7700 Data Acquisition System
- IBM 7700 Data Acquisition System
- Manufacturer: IBM
- Released: 1963
- Successor: IBM 1800
- Related: IBM 1710

= IBM 7700 Data Acquisition System =

Computer by IBM

The IBM 7700 Data Acquisition System was announced by IBM on December 2, 1963.

It is capable of collecting data from as many as 32 sources simultaneously, process the data and transmit results to up to 16 remote printers, display units or plot boards.

The IBM 7700 was short-lived, being replaced by the IBM 1800 Data Acquisition and Control System on November 30, 1964.

Two IBM 7700 Data Acquisition Systems are known to have existed: one at the University of Rochester and the other at Stanford University. Both were donated by IBM.

The IBM 7700 is an 18-bit system, with instructions occupying two 18-bit words.

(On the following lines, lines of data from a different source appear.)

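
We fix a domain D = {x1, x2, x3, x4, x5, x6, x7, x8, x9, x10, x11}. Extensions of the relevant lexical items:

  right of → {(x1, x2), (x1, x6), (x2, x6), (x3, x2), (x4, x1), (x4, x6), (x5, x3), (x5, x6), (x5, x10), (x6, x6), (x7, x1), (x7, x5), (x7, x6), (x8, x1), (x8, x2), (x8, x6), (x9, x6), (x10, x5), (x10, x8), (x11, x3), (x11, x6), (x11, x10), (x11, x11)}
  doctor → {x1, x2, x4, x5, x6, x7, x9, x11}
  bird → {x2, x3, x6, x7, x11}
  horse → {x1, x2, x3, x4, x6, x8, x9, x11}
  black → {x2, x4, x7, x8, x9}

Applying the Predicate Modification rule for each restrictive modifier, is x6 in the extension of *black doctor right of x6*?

⟦right of x6⟧ = {x : ⟨x, x6⟩ ∈ ⟦right of⟧} = {x1, x2, x4, x5, x6, x7, x8, x9, x11}
⟦doctor⟧ = {x1, x2, x4, x5, x6, x7, x9, x11}
… ∩ ⟦right of x6⟧ = {x1, x2, x4, x5, x6, x7, x9, x11} ∩ {x1, x2, x4, x5, x6, x7, x8, x9, x11} = {x1, x2, x4, x5, x6, x7, x9, x11}
… ∩ ⟦black⟧ = {x1, x2, x4, x5, x6, x7, x9, x11} ∩ {x2, x4, x7, x8, x9} = {x2, x4, x7, x9}
⟦black doctor right of x6⟧ = {x2, x4, x7, x9}; x6 ∉ this set.

no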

Arithmetic instructions generally execute in two or three machine cycles, except for multiply, about 8 cycles, and divide, 12 cycles. A machine cycle is two microseconds. Address space is 262,144 words, but the two machines known to have been built had 16,384, 32,768 or 49,152 words.

The IBM 7700 is contemporary with the IBM 7000 series but not considered a member of it.